Washington, D.C. — April 17, 2016 — Results for Development, the World Bank and 1,000 Days unveiled a groundbreaking study outlining how much donors and governments need to invest in nutrition — along with financing scenarios that suggest how costs could be divided equitably among donors and governments — to drive significant progress toward achieving four of the six World Health Assembly Global Nutrition Targets, specifically those focused on alleviating stunted growth, wasting and anemia, and increasing exclusive breastfeeding.
Malnutrition is the underlying cause in nearly half of deaths of children under age five every year. In addition, millions more women and children bear the burden of poor health caused by malnutrition and the global economy loses billions of dollars due to lost productivity and health care costs. Yet these losses are almost entirely preventable.
With just $3.9 billion currently invested and decades if under-investment, expanded action is urgently needed. An additional investment of $7 billion per year for the next 10 years could yield tremendous returns: 3.7 million child lives saved, at least 65 million fewer stunted children, and 265 million fewer women suffering from anemia in 2025 as compared to 2015.
To jump start progress, a smaller package of proven, cost-effective priority actions can be implemented immediately.
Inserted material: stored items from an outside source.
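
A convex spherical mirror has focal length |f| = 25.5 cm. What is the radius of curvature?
R = 2|f| = 51 cm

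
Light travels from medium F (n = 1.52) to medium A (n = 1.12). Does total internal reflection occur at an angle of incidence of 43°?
θc = arcsin(n₂/n₁) = 47.46°; 43° < θc, so no — the ray refracts.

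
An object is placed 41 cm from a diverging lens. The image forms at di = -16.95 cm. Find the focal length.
1/f = 1/do + 1/di → f = -28.9 cm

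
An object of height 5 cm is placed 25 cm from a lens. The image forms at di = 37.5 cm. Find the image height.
hi = (-di/do) × ho = -7.5 cm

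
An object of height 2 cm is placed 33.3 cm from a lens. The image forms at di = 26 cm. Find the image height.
hi = (-di/do) × ho = -1.562 cm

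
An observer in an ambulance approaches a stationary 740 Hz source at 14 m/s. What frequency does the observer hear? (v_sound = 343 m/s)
f_obs = f·(v + v_o)/v = 770.2 Hz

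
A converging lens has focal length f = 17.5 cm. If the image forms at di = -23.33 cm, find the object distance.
1/do = 1/f − 1/di → do = 9.999 cm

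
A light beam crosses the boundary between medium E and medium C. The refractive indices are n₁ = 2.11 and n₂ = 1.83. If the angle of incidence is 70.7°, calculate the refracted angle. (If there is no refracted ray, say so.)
sin θ₂ = (n₁/n₂)·sin θ₁ = 1.088 > 1, so there is no refracted ray — the light undergoes total internal reflection.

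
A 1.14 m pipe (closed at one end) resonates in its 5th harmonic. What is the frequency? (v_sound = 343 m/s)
fₙ = nv/(4L) = 376.1 Hz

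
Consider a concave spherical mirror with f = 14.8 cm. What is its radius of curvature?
R = 2|f| = 29.6 cm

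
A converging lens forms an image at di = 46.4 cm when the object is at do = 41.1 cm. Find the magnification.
M = −di/do = -1.129 (inverted image)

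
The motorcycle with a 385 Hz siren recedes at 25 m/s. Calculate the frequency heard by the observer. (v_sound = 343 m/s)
f_obs = f·v/(v + v_s) = 358.8 Hz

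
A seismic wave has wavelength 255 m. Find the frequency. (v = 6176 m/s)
f = v/λ = 24.22 Hz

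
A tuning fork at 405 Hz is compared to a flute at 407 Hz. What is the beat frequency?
2 Hz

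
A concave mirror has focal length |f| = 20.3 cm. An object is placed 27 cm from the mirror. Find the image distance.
f = +20.3 cm (concave); 1/di = 1/f − 1/do → di = 81.81 cm (real image, in front of mirror)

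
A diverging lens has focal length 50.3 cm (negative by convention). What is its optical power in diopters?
P = 1/f = -1.988 D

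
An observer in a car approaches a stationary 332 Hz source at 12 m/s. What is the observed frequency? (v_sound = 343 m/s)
f_obs = f·(v + v_o)/v = 343.6 Hz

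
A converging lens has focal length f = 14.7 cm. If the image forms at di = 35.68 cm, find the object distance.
1/do = 1/f − 1/di → do = 25 cm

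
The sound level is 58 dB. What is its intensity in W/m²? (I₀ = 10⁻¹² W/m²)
I = I₀·10^(β/10) = 6.31 × 10⁻⁷ W/m²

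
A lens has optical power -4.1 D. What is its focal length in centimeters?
f = 1/P = -24.39 cm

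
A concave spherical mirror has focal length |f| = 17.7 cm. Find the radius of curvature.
R = 2|f| = 35.4 cm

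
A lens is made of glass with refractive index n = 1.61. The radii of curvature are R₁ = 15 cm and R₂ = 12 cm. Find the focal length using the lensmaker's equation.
1/f = (n − 1)(1/R₁ − 1/R₂) → f = -98.36 cm (diverging lens)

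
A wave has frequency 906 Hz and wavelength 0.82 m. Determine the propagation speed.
v = fλ = 742.9 m/s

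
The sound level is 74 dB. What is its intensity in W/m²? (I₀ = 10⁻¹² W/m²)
I = I₀·10^(β/10) = 2.51 × 10⁻⁵ W/m²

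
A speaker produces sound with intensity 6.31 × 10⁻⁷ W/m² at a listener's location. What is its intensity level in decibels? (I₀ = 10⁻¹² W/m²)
β = 10·log₁₀(I/I₀) = 58 dB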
Investing an additional $2.2 billion per year in nutrition over the next 10 years will help to save an estimated 2.2 million lives and result in 50 million fewer stunted children in 2025, empowering them to grow to their full physical and cognitive potential.
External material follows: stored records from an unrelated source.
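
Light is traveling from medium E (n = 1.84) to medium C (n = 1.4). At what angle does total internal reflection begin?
θc = arcsin(n₂/n₁) = 49.54°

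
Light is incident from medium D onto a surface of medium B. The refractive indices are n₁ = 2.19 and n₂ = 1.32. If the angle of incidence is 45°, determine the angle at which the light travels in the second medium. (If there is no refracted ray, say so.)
sin θ₂ = (n₁/n₂)·sin θ₁ = 1.173 > 1, so there is no refracted ray — the light undergoes total internal reflection.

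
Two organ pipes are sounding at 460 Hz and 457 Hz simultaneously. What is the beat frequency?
3 Hz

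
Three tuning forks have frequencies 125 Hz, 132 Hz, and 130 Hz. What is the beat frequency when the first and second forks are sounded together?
7 Hz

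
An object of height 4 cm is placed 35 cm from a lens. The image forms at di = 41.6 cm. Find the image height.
hi = (-di/do) × ho = -4.754 cm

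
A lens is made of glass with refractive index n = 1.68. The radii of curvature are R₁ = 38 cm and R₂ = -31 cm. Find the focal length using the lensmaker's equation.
1/f = (n − 1)(1/R₁ − 1/R₂) → f = 25.11 cm (converging lens)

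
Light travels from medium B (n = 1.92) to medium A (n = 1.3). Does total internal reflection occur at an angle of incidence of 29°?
θc = arcsin(n₂/n₁) = 42.62°; 29° < θc, so no — the ray refracts.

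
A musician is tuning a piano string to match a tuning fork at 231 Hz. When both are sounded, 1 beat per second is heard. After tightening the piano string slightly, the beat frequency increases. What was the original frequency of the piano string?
232 Hz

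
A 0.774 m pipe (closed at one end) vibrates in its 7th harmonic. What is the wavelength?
λₙ = 4L/n = 0.4423 m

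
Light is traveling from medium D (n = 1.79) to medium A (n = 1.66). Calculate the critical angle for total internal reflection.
θc = arcsin(n₂/n₁) = 68.03°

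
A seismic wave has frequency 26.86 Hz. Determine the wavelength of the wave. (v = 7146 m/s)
λ = v/f = 266 m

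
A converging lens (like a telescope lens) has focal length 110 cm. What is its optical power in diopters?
P = 1/f = 0.9091 D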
The analysis was presented at an event hosted by the World Bank with keynote speaker Bill Gates, co-chair of the Bill & Melinda Gates Foundation.
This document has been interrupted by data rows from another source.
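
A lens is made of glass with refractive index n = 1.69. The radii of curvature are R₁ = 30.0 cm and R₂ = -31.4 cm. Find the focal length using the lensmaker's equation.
1/f = (n − 1)(1/R₁ − 1/R₂) → f = 22.23 cm (converging lens)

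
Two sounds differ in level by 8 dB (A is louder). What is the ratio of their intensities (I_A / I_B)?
I_A/I_B = 10^(Δβ/10) = 6.31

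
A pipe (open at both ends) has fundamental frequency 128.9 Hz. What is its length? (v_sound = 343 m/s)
L = v/(2f₁) = 1.33 m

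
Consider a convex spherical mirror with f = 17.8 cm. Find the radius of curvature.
R = 2|f| = 35.6 cm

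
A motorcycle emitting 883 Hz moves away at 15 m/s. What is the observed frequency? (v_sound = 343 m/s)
f_obs = f·v/(v + v_s) = 846 Hz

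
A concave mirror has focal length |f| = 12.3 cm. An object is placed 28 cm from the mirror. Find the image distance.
f = +12.3 cm (concave); 1/di = 1/f − 1/do → di = 21.94 cm (real image, in front of mirror)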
“An investment in nutrition can help make every other investment in health and development pay off,” said Gates. “And while progress is possible, it is not inevitable. With the release of today’s analysis by the World Bank and Results for Development, we know there are proven, cost-effective tools to combat malnutrition – such as food fortification and breastfeeding. Investments in these interventions will help ensure millions more children globally have the opportunity to survive and thrive.”
Results for Development’s analysis of the financing possibilities show that if country governments and donors work together in a coordinated fashion in the spirit of “Global Solidarity,” the extra funds for nutrition can be raised over the coming decade. To generate the additional $22 billion required for the priority package, countries with high malnutrition rates will have to raise nutrition-focused funding from 1% to about 1.6% over the next decade. And donors will need to boost the fraction of development aid dedicated to nutrition to just 1.3% by 2021.
“These increases in country and donor outlays will be challenging but they are achievable, if there is a strong national and global commitment to reducing malnutrition,” said former Results for Development Managing Director Robert Hecht. “When leaders see the huge health benefits and economic returns on these investments to stop stunting, wasting, and anemia in children and women, we think they will motivated to allocate the modest extra funds required to save millions of brains and lives”
Now, all eyes will be on the African Leaders for Nutrition event at the African Development Bank’s meeting in Lusaka in May and on the Nutrition for Growth Summit in Rio de Janeiro in August. The world’s leaders often tout fighting malnutrition as a priority, but now they have a roadmap for action. Will they heed it?